Wednesday, September 23, 2015

Amsterdam: Leliegracht


I love the bells here in Amsterdam. They bong, but they also ring and chime and sound very happy. They are musical, as opposed to funereal.  Solemn, but happy. Live and let live. I choose life.

We are sitting here in the living room of our small apartment overlooking a canal. We are at No. 4, Leliegracht, near the corner with Herengracht. It is early evening here. We see leafy trees outside our window.  Down below, Amsterdamers on bicycles are riding back and forth. Bicycles are everywhere. Chained to railings alongside canals. Parked in ranks. The rattle, rattle of bike parts below us.

I am looking through the window at a gambrel-roofed house that probably dates back 300 years. The building we are in probably is of the same age, if not older. (Our floor has a definite slope.) Projecting out from the building across the canal is one of those thingys from which a pulley would have been attached to lift cargo and goods from the canal to the storehouse above whatever shop was located there.

After I noticed the one across the canal, I leaned out our window and looked up. Sure enough, there is one on our building as well.

I have Dutch ancestry. My Grandmother Broom’s maiden name was Schermerhorn. Her grandfather’s people go way back in the Hudson River valley to the earliest settlers of New Amsterdam and New Netherlands. I am related to Teddy Roosevelt and a host of other people with New York Dutch connections. 

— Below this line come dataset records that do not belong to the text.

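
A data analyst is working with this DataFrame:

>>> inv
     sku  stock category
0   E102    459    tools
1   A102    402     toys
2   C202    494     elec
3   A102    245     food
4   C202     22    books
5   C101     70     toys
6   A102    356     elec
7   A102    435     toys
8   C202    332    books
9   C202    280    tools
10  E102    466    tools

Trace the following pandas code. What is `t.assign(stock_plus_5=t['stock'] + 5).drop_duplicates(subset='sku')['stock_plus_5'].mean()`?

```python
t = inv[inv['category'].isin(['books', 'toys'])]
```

filter rows where category in ['books', 'toys']:
    sku  stock category
1  A102    402     toys
4  C202     22    books
5  C101     70     toys
7  A102    435     toys
8  C202    332    books
add column stock_plus_5 = t['stock'] + 5:
    sku  stock category  stock_plus_5
1  A102    402     toys           407
4  C202     22    books            27
5  C101     70     toys            75
7  A102    435     toys           440
8  C202    332    books           337
drop duplicate sku (keep=first):
    sku  stock category  stock_plus_5
1  A102    402     toys           407
4  C202     22    books            27
5  C101     70     toys            75
The mean of column 'stock_plus_5' is 169.666666667.

169.666666667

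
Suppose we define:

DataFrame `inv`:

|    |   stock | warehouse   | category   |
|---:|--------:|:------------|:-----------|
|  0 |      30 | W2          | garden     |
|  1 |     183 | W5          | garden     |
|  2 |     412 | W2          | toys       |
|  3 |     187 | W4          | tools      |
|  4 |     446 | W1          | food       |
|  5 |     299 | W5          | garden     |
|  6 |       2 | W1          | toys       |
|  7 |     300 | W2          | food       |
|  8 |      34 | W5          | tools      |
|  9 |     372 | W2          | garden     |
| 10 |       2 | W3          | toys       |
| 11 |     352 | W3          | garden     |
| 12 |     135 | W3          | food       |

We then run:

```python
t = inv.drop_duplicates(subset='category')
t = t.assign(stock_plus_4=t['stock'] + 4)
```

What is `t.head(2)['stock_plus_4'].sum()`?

450

drop duplicate category (keep=first):
   stock warehouse category
0     30        W2   garden
2    412        W2     toys
3    187        W4    tools
4    446        W1     food
add column stock_plus_4 = t['stock'] + 4:
   stock warehouse category  stock_plus_4
0     30        W2   garden            34
2    412        W2     toys           416
3    187        W4    tools           191
4    446        W1     food           450
take first 2 rows:
   stock warehouse category  stock_plus_4
0     30        W2   garden            34
2    412        W2     toys           416
Hence 450.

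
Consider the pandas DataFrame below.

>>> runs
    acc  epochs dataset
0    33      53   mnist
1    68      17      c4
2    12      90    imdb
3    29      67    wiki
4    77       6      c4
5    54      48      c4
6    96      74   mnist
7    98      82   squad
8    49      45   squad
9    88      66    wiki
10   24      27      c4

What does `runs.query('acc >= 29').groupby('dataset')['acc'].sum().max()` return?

199

filter rows where acc >= 29:
   acc  epochs dataset
0   33      53   mnist
1   68      17      c4
3   29      67    wiki
4   77       6      c4
5   54      48      c4
6   96      74   mnist
7   98      82   squad
8   49      45   squad
9   88      66    wiki
group by dataset, sum of acc:
dataset
c4       199
mnist    129
squad    147
wiki     117
Name: acc, dtype: int64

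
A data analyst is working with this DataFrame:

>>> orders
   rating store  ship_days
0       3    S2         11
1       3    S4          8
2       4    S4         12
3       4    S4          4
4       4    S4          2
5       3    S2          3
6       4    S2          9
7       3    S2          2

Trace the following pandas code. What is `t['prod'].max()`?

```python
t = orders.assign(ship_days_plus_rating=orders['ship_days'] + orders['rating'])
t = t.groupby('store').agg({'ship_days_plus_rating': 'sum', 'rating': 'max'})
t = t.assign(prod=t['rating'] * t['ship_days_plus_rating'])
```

164

add column ship_days_plus_rating = orders['ship_days'] + orders['rating']:
   rating store  ship_days  ship_days_plus_rating
0       3    S2         11                     14
1       3    S4          8                     11
2       4    S4         12                     16
3       4    S4          4                      8
4       4    S4          2                      6
5       3    S2          3                      6
6       4    S2          9                     13
7       3    S2          2                      5
group by store: sum(ship_days_plus_rating), max(rating):
       ship_days_plus_rating  rating
store                               
S2                        38       4
S4                        41       4
add column prod = t['rating'] * t['ship_days_plus_rating']:
       ship_days_plus_rating  rating  prod
store                                     
S2                        38       4   152
S4                        41       4   164
max of column 'prod' → 164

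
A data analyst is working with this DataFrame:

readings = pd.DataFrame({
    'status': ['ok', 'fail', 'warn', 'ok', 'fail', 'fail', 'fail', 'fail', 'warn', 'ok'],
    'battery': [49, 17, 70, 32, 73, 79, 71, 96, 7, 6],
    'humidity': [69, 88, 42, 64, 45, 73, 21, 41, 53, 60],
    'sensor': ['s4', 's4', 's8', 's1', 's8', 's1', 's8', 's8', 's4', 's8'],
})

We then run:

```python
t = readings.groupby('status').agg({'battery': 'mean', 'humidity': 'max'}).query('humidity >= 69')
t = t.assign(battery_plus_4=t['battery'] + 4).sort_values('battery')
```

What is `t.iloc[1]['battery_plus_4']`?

group by status: mean(battery), max(humidity):
        battery  humidity
status                   
fail       67.2        88
ok         29.0        69
warn       38.5        53
filter rows where humidity >= 69:
        battery  humidity
status                   
fail       67.2        88
ok         29.0        69
add column battery_plus_4 = t['battery'] + 4:
        battery  humidity  battery_plus_4
status                                   
fail       67.2        88            71.2
ok         29.0        69            33.0
sort by battery:
        battery  humidity  battery_plus_4
status                                   
ok         29.0        69            33.0
fail       67.2        88            71.2
Then the value at position 1, column 'battery_plus_4': 71.2

71.2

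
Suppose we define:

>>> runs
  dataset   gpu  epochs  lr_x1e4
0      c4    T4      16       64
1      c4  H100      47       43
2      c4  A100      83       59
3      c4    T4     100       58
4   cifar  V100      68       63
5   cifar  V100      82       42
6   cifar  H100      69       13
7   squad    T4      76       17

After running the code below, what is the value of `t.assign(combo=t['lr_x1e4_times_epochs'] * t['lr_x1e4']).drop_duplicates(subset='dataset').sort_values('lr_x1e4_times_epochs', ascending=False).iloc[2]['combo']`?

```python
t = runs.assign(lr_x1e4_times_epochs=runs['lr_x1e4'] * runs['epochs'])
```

add column lr_x1e4_times_epochs = runs['lr_x1e4'] * runs['epochs']:
  dataset   gpu  epochs  lr_x1e4  lr_x1e4_times_epochs
0      c4    T4      16       64                  1024
1      c4  H100      47       43                  2021
2      c4  A100      83       59                  4897
3      c4    T4     100       58                  5800
4   cifar  V100      68       63                  4284
5   cifar  V100      82       42                  3444
6   cifar  H100      69       13                   897
7   squad    T4      76       17                  1292
add column combo = t['lr_x1e4_times_epochs'] * t['lr_x1e4']:
  dataset   gpu  epochs  lr_x1e4  lr_x1e4_times_epochs   combo
0      c4    T4      16       64                  1024   65536
1      c4  H100      47       43                  2021   86903
2      c4  A100      83       59                  4897  288923
3      c4    T4     100       58                  5800  336400
4   cifar  V100      68       63                  4284  269892
5   cifar  V100      82       42                  3444  144648
6   cifar  H100      69       13                   897   11661
7   squad    T4      76       17                  1292   21964
drop duplicate dataset (keep=first):
  dataset   gpu  epochs  lr_x1e4  lr_x1e4_times_epochs   combo
0      c4    T4      16       64                  1024   65536
4   cifar  V100      68       63                  4284  269892
7   squad    T4      76       17                  1292   21964
sort by lr_x1e4_times_epochs descending:
  dataset   gpu  epochs  lr_x1e4  lr_x1e4_times_epochs   combo
4   cifar  V100      68       63                  4284  269892
7   squad    T4      76       17                  1292   21964
0      c4    T4      16       64                  1024   65536
Finally, value at position 2, column 'combo' = 65536.

65536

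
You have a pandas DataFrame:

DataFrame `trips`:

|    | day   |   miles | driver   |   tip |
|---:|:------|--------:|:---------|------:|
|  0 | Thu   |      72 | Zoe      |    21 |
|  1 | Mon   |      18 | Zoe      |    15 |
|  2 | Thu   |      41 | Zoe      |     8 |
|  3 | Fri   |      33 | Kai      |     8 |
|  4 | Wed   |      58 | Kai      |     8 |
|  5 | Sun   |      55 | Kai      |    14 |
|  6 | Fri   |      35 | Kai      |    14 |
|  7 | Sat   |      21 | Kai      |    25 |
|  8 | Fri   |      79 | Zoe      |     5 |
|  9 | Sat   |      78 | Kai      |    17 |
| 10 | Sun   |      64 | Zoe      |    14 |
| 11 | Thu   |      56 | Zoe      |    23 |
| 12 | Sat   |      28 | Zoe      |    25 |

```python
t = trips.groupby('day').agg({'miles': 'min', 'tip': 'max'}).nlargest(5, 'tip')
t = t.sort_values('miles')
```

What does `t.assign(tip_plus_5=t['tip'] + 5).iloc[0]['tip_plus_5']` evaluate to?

group by day: min(miles), max(tip):
     miles  tip
day            
Fri     33   14
Mon     18   15
Sat     21   25
Sun     55   14
Thu     41   23
Wed     58    8
take 5 rows with largest tip:
     miles  tip
day            
Sat     21   25
Thu     41   23
Mon     18   15
Fri     33   14
Sun     55   14
sort by miles:
     miles  tip
day            
Mon     18   15
Sat     21   25
Fri     33   14
Thu     41   23
Sun     55   14
add column tip_plus_5 = t['tip'] + 5:
     miles  tip  tip_plus_5
day                        
Mon     18   15          20
Sat     21   25          30
Fri     33   14          19
Thu     41   23          28
Sun     55   14          19
Reading off the value at position 0, column 'tip_plus_5', we get 20.

20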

Do I feel a connection? Not really. (But I think I’m jaundiced because of my oh-too-long connection with the Mormon Church with its emphasis on genealogy). I long ago gave up feeling I needed an ancestral connection to a place or to a people. Mormons (or, to be fair, the Mormon Church) emphasize the sum of one’s parts, one’s ancestry. Strictly based on my own experience, however, I am the sum of a lot of stuff that has little to do with my ethnic ancestry. Others’ experiences are probably different, and I don’t mean to criticize. 

That being said, I am proud of my ancestors who gravitated not so much to Amsterdam but to a neighboring province of the old “United Provinces” (now called the Netherlands), i.e., East Friesland, or Ostfriesland, just across the border in Germany, to where refugees from the religious wars of the 17th century fled. There, my Grandmother Broom’s ancestry merges to that of my mother’s father, whose roots go back to that land of religious tolerance and welcoming. When the Duke of Alba was slashing his way across the “Spanish Netherlands” in the 16th century, my ancestors fled from Friesland to Ostfriesland, where my ancestor, Dothias Wiarda (pictured left), became chancellor to the prince of that county, later principality. Yada, Yada, Yada.

As we walked to a grocery store this afternoon and I looked up at the old city hall of Amsterdam, I pictured myself in the Amsterdam of 1940, the Amsterdam that was invaded by the Nazis, the Amsterdam of Anne Frank (whose hiding place is just around the corner from us). For the first time in my life, I could almost hear the boots on the streets; I could almost see the swastika flags. It was chilling. A chill for which I am grateful, because it connects me with something that was real, is real.